Multi-agent cooperation through learning-aware policy gradients
Alexander Meulemans, Seijin Kobayashi, Johannes von Oswald, Nino Scherrer, Eric Elmoznino, Blake Richards, Guillaume Lajoie, Blaise Agüera y Arcas, João Sacramento
TL;DR
The paper tackles the difficulty of achieving cooperation among self-interested, independently learning agents in general-sum games by introducing COALA-PG, an unbiased, higher-derivative-free policy gradient for learning-aware reinforcement learning. It formalizes a batched co-player shaping POMDP and leverages long-context sequence models to capture how co-players learn over multiple inner episodes, enabling effective policy updates that shape others’ learning.
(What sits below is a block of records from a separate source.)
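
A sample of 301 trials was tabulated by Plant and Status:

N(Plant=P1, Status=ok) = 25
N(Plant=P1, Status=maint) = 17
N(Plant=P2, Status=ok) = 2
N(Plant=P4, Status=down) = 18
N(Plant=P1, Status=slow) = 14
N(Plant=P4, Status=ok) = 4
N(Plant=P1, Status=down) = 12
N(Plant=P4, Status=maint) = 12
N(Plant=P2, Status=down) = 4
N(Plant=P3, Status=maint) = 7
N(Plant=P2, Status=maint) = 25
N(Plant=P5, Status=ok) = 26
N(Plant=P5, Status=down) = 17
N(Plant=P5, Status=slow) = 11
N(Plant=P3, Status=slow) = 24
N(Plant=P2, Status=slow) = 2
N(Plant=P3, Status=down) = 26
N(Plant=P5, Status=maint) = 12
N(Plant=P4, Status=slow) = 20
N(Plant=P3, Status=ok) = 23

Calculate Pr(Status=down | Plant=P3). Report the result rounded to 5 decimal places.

0.32500

Total with Plant=P3: 23 + 24 + 26 + 7 = 80.
P(Status=down | Plant=P3) = 26/80 = 0.32500.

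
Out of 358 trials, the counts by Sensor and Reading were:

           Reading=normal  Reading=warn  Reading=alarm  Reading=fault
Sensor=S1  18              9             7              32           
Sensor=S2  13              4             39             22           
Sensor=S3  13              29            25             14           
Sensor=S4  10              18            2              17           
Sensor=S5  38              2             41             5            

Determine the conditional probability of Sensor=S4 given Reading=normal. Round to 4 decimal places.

Total with Reading=normal: 18 + 13 + 13 + 10 + 38 = 92.
P(Sensor=S4 | Reading=normal) = 10/92 = 0.1087.

0.1087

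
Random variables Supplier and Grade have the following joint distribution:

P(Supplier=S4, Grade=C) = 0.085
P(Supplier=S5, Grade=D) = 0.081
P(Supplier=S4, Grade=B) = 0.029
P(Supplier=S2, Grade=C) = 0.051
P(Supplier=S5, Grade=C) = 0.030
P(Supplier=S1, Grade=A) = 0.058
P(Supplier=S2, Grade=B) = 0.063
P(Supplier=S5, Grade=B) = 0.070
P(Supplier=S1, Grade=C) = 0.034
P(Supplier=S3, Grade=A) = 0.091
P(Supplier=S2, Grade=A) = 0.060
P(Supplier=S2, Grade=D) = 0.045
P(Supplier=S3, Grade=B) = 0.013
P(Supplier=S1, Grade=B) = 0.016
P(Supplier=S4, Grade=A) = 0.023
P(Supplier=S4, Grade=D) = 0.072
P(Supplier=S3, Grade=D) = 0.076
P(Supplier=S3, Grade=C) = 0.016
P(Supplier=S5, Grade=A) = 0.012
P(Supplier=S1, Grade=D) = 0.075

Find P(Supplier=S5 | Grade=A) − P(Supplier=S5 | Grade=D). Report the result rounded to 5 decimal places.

P(Grade=A) = 0.058 + 0.060 + 0.091 + 0.023 + 0.012 = 0.244; P(Supplier=S5 | Grade=A) = 0.012/0.244 = 0.049180.
P(Grade=D) = 0.075 + 0.045 + 0.076 + 0.072 + 0.081 = 0.349; P(Supplier=S5 | Grade=D) = 0.081/0.349 = 0.232092.
Difference = -0.18291.

-0.18291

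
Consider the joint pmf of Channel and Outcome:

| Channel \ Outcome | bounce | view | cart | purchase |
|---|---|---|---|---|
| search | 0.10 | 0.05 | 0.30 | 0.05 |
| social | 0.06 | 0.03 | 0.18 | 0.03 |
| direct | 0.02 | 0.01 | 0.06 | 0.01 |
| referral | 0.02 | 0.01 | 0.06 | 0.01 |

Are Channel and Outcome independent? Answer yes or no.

yes

Every cell satisfies P(Channel,Outcome) = P(Channel)·P(Outcome). For instance P(Channel=search) = 0.50, P(Outcome=bounce) = 0.20, and 0.50×0.20 = 0.10 matches the joint entry. So Channel and Outcome are independent.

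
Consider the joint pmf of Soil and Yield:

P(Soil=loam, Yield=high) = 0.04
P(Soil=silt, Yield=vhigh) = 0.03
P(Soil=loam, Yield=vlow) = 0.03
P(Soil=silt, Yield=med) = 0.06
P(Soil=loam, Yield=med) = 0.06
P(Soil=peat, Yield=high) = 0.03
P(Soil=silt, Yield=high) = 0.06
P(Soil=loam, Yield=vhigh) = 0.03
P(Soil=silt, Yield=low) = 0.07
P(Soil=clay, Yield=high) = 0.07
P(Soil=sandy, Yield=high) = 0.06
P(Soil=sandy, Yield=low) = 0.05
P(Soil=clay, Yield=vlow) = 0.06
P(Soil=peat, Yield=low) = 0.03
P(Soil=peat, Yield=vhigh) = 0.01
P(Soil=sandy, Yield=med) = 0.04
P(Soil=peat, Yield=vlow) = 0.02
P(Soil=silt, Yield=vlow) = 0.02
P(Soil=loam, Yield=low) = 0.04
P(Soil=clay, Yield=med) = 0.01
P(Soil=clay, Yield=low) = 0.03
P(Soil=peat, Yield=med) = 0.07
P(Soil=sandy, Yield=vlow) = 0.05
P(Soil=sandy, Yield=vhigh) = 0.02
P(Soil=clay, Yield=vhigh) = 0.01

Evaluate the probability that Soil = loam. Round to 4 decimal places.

0.2000

P(Soil=loam) = 0.03 + 0.04 + 0.06 + 0.04 + 0.03 = 0.20.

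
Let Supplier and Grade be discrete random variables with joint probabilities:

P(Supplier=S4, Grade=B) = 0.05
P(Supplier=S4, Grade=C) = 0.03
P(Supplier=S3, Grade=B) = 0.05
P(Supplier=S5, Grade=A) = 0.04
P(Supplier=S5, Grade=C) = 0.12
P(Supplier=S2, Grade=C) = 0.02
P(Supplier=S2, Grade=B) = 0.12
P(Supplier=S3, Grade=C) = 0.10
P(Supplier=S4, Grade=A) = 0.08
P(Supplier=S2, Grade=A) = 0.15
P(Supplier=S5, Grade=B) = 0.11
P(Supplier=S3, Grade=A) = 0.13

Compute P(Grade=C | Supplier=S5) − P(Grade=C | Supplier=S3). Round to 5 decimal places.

P(Supplier=S5) = 0.04 + 0.11 + 0.12 = 0.27; P(Grade=C | Supplier=S5) = 0.12/0.27 = 0.444444.
P(Supplier=S3) = 0.13 + 0.05 + 0.10 = 0.28; P(Grade=C | Supplier=S3) = 0.10/0.28 = 0.357143.
Difference = 0.08730.

0.08730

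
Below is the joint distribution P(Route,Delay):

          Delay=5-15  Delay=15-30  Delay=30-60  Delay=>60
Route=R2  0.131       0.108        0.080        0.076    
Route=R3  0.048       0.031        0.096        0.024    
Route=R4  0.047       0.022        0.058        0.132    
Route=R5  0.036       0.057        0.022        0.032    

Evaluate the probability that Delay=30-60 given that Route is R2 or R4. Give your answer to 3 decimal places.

P(Route=R2) = 0.131 + 0.108 + 0.080 + 0.076 = 0.395.
P(Route=R4) = 0.047 + 0.022 + 0.058 + 0.132 = 0.259.
P(Route ∈ {R2, R4}) = 0.395 + 0.259 = 0.654; P(Delay=30-60, Route ∈ {R2, R4}) = 0.080 + 0.058 = 0.138.
P(Delay=30-60 | Route ∈ {R2, R4}) = 0.138/0.654 = 0.211.

0.211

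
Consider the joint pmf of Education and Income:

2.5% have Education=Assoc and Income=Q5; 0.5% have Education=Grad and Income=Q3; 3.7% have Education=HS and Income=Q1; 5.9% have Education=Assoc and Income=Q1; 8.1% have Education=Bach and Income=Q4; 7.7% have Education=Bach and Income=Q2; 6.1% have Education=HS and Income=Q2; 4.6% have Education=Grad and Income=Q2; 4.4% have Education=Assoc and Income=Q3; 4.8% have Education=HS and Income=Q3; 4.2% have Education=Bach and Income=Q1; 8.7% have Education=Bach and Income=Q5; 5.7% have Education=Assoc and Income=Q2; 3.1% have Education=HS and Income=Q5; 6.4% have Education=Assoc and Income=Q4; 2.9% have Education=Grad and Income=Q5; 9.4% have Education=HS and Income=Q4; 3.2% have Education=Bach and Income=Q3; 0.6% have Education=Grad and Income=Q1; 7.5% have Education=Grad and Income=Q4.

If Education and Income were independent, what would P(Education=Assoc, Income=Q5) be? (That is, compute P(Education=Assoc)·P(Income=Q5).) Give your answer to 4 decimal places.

P(Education=Assoc) = 0.059 + 0.057 + 0.044 + 0.064 + 0.025 = 0.249.
P(Income=Q5) = 0.031 + 0.025 + 0.087 + 0.029 = 0.172.
Product: 0.249 × 0.172 = 0.0428.

0.0428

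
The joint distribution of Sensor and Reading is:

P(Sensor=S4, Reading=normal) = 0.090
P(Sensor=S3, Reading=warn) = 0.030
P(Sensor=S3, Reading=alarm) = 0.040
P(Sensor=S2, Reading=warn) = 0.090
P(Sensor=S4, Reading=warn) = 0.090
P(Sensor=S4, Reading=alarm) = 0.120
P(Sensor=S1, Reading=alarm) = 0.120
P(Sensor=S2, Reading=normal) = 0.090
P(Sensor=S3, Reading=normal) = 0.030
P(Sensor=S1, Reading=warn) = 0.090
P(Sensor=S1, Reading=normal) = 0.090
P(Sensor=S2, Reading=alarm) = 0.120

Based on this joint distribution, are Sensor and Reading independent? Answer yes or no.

yes

Every cell satisfies P(Sensor,Reading) = P(Sensor)·P(Reading). For instance P(Sensor=S3) = 0.100, P(Reading=alarm) = 0.400, and 0.100×0.400 = 0.040 matches the joint entry. So Sensor and Reading are independent.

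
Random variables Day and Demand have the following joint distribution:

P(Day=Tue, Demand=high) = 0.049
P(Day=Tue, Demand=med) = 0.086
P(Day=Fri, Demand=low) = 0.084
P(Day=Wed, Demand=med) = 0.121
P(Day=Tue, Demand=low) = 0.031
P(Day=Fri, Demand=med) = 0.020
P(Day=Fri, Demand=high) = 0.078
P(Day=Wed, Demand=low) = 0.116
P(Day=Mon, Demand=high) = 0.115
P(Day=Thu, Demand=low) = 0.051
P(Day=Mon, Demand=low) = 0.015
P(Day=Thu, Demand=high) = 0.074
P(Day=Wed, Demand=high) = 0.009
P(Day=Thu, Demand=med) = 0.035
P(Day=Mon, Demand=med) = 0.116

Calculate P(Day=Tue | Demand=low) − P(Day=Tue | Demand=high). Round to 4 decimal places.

P(Demand=low) = 0.015 + 0.031 + 0.116 + 0.051 + 0.084 = 0.297; P(Day=Tue | Demand=low) = 0.031/0.297 = 0.10438.
P(Demand=high) = 0.115 + 0.049 + 0.009 + 0.074 + 0.078 = 0.325; P(Day=Tue | Demand=high) = 0.049/0.325 = 0.15077.
Difference = -0.0464.

-0.0464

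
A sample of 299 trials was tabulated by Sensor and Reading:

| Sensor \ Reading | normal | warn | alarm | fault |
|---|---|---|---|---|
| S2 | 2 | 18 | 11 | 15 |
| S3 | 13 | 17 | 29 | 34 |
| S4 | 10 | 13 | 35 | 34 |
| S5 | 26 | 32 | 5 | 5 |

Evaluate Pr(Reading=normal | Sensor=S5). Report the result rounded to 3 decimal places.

0.382

Total with Sensor=S5: 26 + 32 + 5 + 5 = 68.
P(Reading=normal | Sensor=S5) = 26/68 = 0.382.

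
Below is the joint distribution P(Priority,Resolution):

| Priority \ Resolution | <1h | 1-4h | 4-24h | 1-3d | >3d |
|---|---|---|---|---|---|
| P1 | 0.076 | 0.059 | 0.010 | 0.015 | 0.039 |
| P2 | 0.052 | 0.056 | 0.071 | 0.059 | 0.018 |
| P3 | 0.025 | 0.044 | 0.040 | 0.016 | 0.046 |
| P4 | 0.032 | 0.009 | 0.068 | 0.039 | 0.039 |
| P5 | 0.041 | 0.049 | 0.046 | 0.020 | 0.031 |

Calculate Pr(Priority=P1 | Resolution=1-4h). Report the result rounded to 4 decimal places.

P(Resolution=1-4h) = 0.059 + 0.056 + 0.044 + 0.009 + 0.049 = 0.217.
P(Priority=P1 | Resolution=1-4h) = 0.059/0.217 = 0.2719.

0.2719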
Through analytical IPD results and extensive experiments on IPD and sequential social dilemmas, COALA-PG demonstrates that learning-awareness can induce extortion against naive learners and, crucially, cooperation among learning-aware agents, especially in heterogeneous groups. The work also clarifies connections to LOLA, showing that COALA-PG can achieve similar cooperative dynamics without higher-order derivatives, with significant implications for scalable, decentralized multi-agent learning and cooperative behavior emergence in complex environments.
Abstract
Self-interested individuals often fail to cooperate, posing a fundamental challenge for multi-agent learning. How can we achieve cooperation among self-interested, independent learning agents? Promising recent work has shown that in certain tasks cooperation can be established between learning-aware agents who model the learning dynamics of each other. Here, we present the first unbiased, higher-derivative-free policy gradient algorithm for learning-aware reinforcement learning, which takes into account that other agents are themselves learning through trial and error based on multiple noisy trials. We then leverage efficient sequence models to condition behavior on long observation histories that contain traces of the learning dynamics of other agents. Training long-context policies with our algorithm leads to cooperative behavior and high returns on standard social dilemmas, including a challenging environment where temporally-extended action coordination is required. Finally, we derive from the iterated prisoner's dilemma a novel explanation for how and when cooperation arises among self-interested learning-aware agents.